Clinical Implications
Any clinical implications of this
investigation must be tempered
by the fact that this study was conducted in vitro in a single species.
Given this limitation, however, our finding adds to the complexity of
the relationship between isoflurane and the adrenergic system in the
clinical situation. First, in general, surgical stimulation under
anesthesia leads to variable activation of the
endogenous adrenergic system. This is associated with a
variable decrease in the ß-adrenergic receptor density and
receptor affinity for its agonist isoproterenol.23
Anesthetics such as isoflurane may blunt activation of the adrenergic
system to surgical stress24 and thus may be expected to
lessen receptor downregulation and preserve adrenergic responsiveness.

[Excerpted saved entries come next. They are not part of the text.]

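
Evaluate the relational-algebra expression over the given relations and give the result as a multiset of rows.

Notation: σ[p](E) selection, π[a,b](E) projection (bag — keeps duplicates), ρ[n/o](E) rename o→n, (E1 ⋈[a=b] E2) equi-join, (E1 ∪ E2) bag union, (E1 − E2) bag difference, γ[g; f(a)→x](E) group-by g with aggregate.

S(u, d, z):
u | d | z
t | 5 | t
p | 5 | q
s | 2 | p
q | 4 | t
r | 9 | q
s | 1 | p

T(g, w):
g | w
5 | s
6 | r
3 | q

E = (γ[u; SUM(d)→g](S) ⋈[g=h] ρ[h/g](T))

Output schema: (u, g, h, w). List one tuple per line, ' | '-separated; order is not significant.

Per-node cardinality:
  S → 6
  γ[u; SUM(d)→g](S) → 5
  T → 3
  ρ[h/g](T) → 3
  (γ[u; SUM(d)→g](S) ⋈[g=h] ρ[h/g](T)) → 3

== RESULT ==
u | g | h | w
p | 5 | 5 | s
s | 3 | 3 | q
t | 5 | 5 | s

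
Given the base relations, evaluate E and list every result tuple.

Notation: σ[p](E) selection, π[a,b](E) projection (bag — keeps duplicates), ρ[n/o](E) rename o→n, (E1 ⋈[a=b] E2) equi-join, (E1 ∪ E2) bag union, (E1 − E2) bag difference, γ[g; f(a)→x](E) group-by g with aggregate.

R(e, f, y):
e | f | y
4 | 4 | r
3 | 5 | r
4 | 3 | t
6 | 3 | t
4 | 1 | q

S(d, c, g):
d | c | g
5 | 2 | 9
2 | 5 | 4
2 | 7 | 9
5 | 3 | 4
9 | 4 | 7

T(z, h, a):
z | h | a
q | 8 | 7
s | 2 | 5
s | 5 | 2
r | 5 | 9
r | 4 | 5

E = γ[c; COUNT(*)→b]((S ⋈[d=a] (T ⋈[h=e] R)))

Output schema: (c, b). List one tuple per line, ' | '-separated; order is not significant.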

Second, the direct effect of isoflurane on the sympathetic nervous
system is to decrease its efferent traffic, with depression of the
postganglionic activity greater than the preganglionic
activity.25 Our study demonstrates that isoflurane
attenuates the dilatory response to ß-adrenergic agents at the
vascular effector level. Isoflurane also attenuates ß-adrenergic
response at another effector, namely the sinoatrial
node.25 26 However, vasoconstrictive
response to
-adrenergic stimulation is maintained during
isoflurane anesthesia.27 Third, despite the
depressant effect on the sympathetic system and attenuation of the
ß-adrenergic vasodilation by isoflurane, ß-adrenergic
blockade with propranolol is well tolerated during
isoflurane anesthesia.28 One explanation of
this observation may be that because of systemic vasodilation,
isoflurane may reflexively activate the sympathetic
chronotropic response.
We have reported previously2 that isoflurane constricts coronary resistance arteries in the absence of preconstriction. In this study, we observed that after preconstriction of the vessels with U46619, application of isoflurane resulted in no significant vasodilation or vasoconstriction. The constrictive effect of isoflurane may have been masked in the present study because of preconstriction. Taken together, these studies suggest a variable vasoconstrictive effect of isoflurane, depending on the preexisting tone of the arteries. This variable effect raises the possibility that isoflurane may have a less constrictive effect in normal resistance arteries with greater tone and autoregulatory reserve than in postocclusion, collateral-dependent arteries with less tone and autoregulatory reserve. Such an effect may result in an unfavorable redistribution of blood flow away from the collateral-dependent region, ie, coronary steal. Isoflurane-associated coronary steal has been described in several situations.29 30 In other situations, studies have failed to confirm maldistribution.31 32 The disparity in these findings may be due to the confounding effects of autoregulation, metabolism-flow coupling, and changes in compressive resistance caused by changes in myocardial contractility.